There is a gorgeous painting by a man named Yongsung Kim called The Hand of God. It is an image of Christ standing above and reaching down water. The perspective of the image is that of someone drowning and looking up.
This image will always be my favorite. It is the perfect depiction of who my Savior always has been and always will be in my life. My very literal Savior, saving me from drowning. The most beautiful part of this image for me is that He is not coming down into the water. He is staying strong on the surface and reaching down. It is up to me to fight and kick and use every ounce I have to get to His outstretched hand.
He will always be there. No matter the reasons I am going under; depression, sin, choices I’ve made, things both in and out of my control. No matter why I am drowning, as long as I look up, He will be there. He doesn’t care how or why I am where I am, He just wants to help. He wants to bring me back up to the surface of the water where He will walk with me and be there extending His grace every time I start to drown again.
He doesn’t need to go down to the deepest, darkest depths, because He already has. He made the ultimate sacrifice and took on all of it so that He could understand us and help us know that we are not alone. In those deep depths of despair, only He will be the light to guide us to safety.
Our Savior will always be found in the hardest times and the darkest places. Only He is there when we feel abandoned or alone or not good enough. He is our voice of reason.
All of the lists and the obedience and the hard work that come along with this Gospel are there to help us make something of our lives. They are there to remind us that this life is a gift and we need to work to the best of our abilities to show our love for that gift. They are not shackles or chains designed to hold us back, but the momentum we need to fly. Living a life in the service of God is ultimately living a life to serve others. Giving away our lives will make them more fulfilled and beautiful.

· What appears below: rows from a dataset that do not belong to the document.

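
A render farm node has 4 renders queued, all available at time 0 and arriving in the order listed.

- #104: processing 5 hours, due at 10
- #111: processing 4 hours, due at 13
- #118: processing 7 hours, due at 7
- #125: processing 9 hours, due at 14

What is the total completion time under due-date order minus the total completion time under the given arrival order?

5

EDD (increasing due date): #118 #104 #111 #125.
#118: 0→7
#104: 7→12
#111: 12→16
#125: 16→25
Sum = 7+12+16+25 = 60.
FIFO (arrival order): #104 #111 #118 #125.
#104: 0→5
#111: 5→9
#118: 9→16
#125: 16→25
Sum = 5+9+16+25 = 55.
Difference = 60 − 55 = 5.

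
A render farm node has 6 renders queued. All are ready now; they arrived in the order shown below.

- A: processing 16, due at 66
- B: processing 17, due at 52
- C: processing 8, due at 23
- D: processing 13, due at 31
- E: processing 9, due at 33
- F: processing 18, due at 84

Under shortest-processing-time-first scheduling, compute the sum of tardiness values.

11

SPT (increasing processing time): C E D A B F.
C: 0→8, due 23, tardiness 0
E: 8→17, due 33, tardiness 0
D: 17→30, due 31, tardiness 0
A: 30→46, due 66, tardiness 0
B: 46→63, due 52, tardiness 11
F: 63→81, due 84, tardiness 0
Sum = 0+0+0+0+11+0 = 11.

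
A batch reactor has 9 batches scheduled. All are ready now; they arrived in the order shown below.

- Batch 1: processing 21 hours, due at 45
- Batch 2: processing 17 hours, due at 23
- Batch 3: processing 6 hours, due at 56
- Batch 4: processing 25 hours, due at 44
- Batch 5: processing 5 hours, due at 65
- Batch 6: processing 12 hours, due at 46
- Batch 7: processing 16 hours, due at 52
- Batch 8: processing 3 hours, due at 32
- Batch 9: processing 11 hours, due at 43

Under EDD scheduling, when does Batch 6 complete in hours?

89

EDD (increasing due date): Batch 2 Batch 8 Batch 9 Batch 4 Batch 1 Batch 6 Batch 7 Batch 3 Batch 5.
Batch 2: 0→17
Batch 8: 17→20
Batch 9: 20→31
Batch 4: 31→56
Batch 1: 56→77
Batch 6: 77→89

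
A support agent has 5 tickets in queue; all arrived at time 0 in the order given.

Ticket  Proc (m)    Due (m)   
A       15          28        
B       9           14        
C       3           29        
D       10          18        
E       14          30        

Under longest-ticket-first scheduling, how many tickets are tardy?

LPT (decreasing processing time): A E D B C.
A: 0→15, due 28, tardiness 0
E: 15→29, due 30, tardiness 0
D: 29→39, due 18, tardiness 21
B: 39→48, due 14, tardiness 34
C: 48→51, due 29, tardiness 22
Late tickets: 3.

3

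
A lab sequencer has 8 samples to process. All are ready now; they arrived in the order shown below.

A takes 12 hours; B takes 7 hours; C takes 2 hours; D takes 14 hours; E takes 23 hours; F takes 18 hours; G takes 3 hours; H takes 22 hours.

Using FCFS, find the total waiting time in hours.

FIFO (arrival order): A B C D E F G H.
A: waits 0, runs 0→12
B: waits 12, runs 12→19
C: waits 19, runs 19→21
D: waits 21, runs 21→35
E: waits 35, runs 35→58
F: waits 58, runs 58→76
G: waits 76, runs 76→79
H: waits 79, runs 79→101
Sum = 0+12+19+21+35+58+76+79 = 300.

300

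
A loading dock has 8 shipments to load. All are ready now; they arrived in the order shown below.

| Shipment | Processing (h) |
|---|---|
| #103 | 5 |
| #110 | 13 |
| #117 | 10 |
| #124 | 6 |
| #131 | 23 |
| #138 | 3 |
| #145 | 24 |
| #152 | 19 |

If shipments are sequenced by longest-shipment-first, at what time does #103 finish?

LPT (decreasing processing time): #145 #131 #152 #110 #117 #124 #103 #138.
#145: 0→24
#131: 24→47
#152: 47→66
#110: 66→79
#117: 79→89
#124: 89→95
#103: 95→100

100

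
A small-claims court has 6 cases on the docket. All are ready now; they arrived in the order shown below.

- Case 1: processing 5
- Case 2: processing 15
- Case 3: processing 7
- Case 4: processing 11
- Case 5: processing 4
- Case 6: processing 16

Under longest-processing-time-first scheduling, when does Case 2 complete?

LPT (decreasing processing time): Case 6 Case 2 Case 4 Case 3 Case 1 Case 5.
Case 6: 0→16
Case 2: 16→31

31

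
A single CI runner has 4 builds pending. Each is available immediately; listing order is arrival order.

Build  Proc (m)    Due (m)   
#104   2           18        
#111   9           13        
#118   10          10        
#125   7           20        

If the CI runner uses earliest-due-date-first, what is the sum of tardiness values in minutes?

17

EDD (increasing due date): #118 #111 #104 #125.
#118: 0→10, due 10, tardiness 0
#111: 10→19, due 13, tardiness 6
#104: 19→21, due 18, tardiness 3
#125: 21→28, due 20, tardiness 8
Sum = 0+6+3+8 = 17.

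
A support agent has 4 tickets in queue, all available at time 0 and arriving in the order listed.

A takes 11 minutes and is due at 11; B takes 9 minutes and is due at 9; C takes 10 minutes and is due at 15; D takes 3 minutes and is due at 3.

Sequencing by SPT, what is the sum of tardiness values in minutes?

SPT (increasing processing time): D B C A.
D: 0→3, due 3, tardiness 0
B: 3→12, due 9, tardiness 3
C: 12→22, due 15, tardiness 7
A: 22→33, due 11, tardiness 22
Sum = 0+3+7+22 = 32.

32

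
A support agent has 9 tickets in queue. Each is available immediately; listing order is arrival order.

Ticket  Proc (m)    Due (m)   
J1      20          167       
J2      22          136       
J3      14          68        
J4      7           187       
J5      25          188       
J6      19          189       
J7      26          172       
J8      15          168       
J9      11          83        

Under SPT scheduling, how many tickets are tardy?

0

SPT (increasing processing time): J4 J9 J3 J8 J6 J1 J2 J5 J7.
J4: 0→7, due 187, tardiness 0
J9: 7→18, due 83, tardiness 0
J3: 18→32, due 68, tardiness 0
J8: 32→47, due 168, tardiness 0
J6: 47→66, due 189, tardiness 0
J1: 66→86, due 167, tardiness 0
J2: 86→108, due 136, tardiness 0
J5: 108→133, due 188, tardiness 0
J7: 133→159, due 172, tardiness 0
Late tickets: 0.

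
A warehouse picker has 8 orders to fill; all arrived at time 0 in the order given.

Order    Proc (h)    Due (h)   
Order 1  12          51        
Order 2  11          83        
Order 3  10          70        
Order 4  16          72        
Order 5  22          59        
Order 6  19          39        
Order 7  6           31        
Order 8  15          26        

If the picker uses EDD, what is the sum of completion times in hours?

EDD (increasing due date): Order 8 Order 7 Order 6 Order 1 Order 5 Order 3 Order 4 Order 2.
Order 8: 0→15
Order 7: 15→21
Order 6: 21→40
Order 1: 40→52
Order 5: 52→74
Order 3: 74→84
Order 4: 84→100
Order 2: 100→111
Sum = 15+21+40+52+74+84+100+111 = 497.

497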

However, do not run harder than you have the energy for. Do what you can, when you can, with what you have. If everyone in this church were living the “ideal Mormon life” and doing all that was required, we wouldn’t need the constant reminders.
Elder Holland says “Brothers and sisters, every one of us aspires to a more Christlike life than we often succeed in living. If we admit that honestly and are trying to improve, we are not hypocrites; we are human”.

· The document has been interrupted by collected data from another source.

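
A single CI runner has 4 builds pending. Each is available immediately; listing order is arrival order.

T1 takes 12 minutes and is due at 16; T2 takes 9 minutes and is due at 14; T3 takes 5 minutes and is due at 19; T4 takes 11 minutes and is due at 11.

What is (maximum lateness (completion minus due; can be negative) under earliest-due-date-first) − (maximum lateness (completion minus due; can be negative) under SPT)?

-3

EDD (increasing due date): T4 T2 T1 T3.
T4: 0→11, due 11, lateness 0
T2: 11→20, due 14, lateness 6
T1: 20→32, due 16, lateness 16
T3: 32→37, due 19, lateness 18
Maximum = 18.
SPT (increasing processing time): T3 T2 T4 T1.
T3: 0→5, due 19, lateness -14
T2: 5→14, due 14, lateness 0
T4: 14→25, due 11, lateness 14
T1: 25→37, due 16, lateness 21
Maximum = 21.
Difference = 18 − 21 = -3.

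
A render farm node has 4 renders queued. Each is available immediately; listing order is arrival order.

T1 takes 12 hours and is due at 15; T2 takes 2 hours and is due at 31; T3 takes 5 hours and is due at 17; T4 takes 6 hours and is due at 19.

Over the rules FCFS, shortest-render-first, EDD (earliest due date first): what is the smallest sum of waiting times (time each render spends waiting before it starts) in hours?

22

FIFO (arrival order): T1 T2 T3 T4.
T1: waits 0, runs 0→12
T2: waits 12, runs 12→14
T3: waits 14, runs 14→19
T4: waits 19, runs 19→25
Sum = 0+12+14+19 = 45.
SPT (increasing processing time): T2 T3 T4 T1.
T2: waits 0, runs 0→2
T3: waits 2, runs 2→7
T4: waits 7, runs 7→13
T1: waits 13, runs 13→25
Sum = 0+2+7+13 = 22.
EDD (increasing due date): T1 T3 T4 T2.
T1: waits 0, runs 0→12
T3: waits 12, runs 12→17
T4: waits 17, runs 17→23
T2: waits 23, runs 23→25
Sum = 0+12+17+23 = 52.
FIFO 45, SPT 22, EDD 52 → minimum 22.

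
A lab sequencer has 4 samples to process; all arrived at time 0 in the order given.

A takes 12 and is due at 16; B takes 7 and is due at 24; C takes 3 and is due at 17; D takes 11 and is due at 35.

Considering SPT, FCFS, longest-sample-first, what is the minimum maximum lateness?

5

SPT (increasing processing time): C B D A.
C: 0→3, due 17, lateness -14
B: 3→10, due 24, lateness -14
D: 10→21, due 35, lateness -14
A: 21→33, due 16, lateness 17
Maximum = 17.
FIFO (arrival order): A B C D.
A: 0→12, due 16, lateness -4
B: 12→19, due 24, lateness -5
C: 19→22, due 17, lateness 5
D: 22→33, due 35, lateness -2
Maximum = 5.
LPT (decreasing processing time): A D B C.
A: 0→12, due 16, lateness -4
D: 12→23, due 35, lateness -12
B: 23→30, due 24, lateness 6
C: 30→33, due 17, lateness 16
Maximum = 16.
SPT 17, FIFO 5, LPT 16 → minimum 5.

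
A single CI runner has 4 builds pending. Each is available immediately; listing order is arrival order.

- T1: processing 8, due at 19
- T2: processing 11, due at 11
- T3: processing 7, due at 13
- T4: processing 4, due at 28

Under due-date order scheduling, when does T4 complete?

30

EDD (increasing due date): T2 T3 T1 T4.
T2: 0→11
T3: 11→18
T1: 18→26
T4: 26→30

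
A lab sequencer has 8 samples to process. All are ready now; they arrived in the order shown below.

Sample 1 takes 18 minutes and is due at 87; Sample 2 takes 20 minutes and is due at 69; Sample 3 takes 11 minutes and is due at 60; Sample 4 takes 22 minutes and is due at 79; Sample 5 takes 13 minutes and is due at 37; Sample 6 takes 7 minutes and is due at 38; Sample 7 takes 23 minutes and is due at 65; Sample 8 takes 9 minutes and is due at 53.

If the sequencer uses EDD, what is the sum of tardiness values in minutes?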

Moroni says “Come unto Christ, and be perfected in him….Love God with all your might, mind and strength, then by his grace ye may be perfect in Christ.”
IN being the key word. We cannot do it alone. We were not meant to do it alone. It is only by and through His grace that we will ever be able to qualify for that beautiful life in the eternities. We could never live long enough or work hard enough to repay our debt if Christ hadn’t taken it for us.
Elder Holland’s words echo in my heart, “Our only hope for true perfection is in receiving it as a gift from heaven…… If we persevere, then somehow in eternity our refinement will be finished and complete ”
He continues, “I testify of that grand destiny, made available to us by the Atonement of the Lord Jesus Christ, who Himself continued from “grace to grace”…. I testify that in this and every hour He is, with nail-scarred hands, extending to us that same grace, holding on to us and encouraging us, refusing to let us go until we are safely home in the embrace of Heavenly parents..”
It is my Savior that kept me from ending my life. It is my Savior that has stayed with me through all the ups and downs, and more than anyone He knows how imperfect I am. But I know, in the deepest parts of my soul that He loves me no matter what. That He knows the intentions of my heart and that He will be there to catch me when I fall again and again. His grace is the greatest gift I have ever been given and will continue to be given while I am persevering in this life. For that, I am eternally grateful.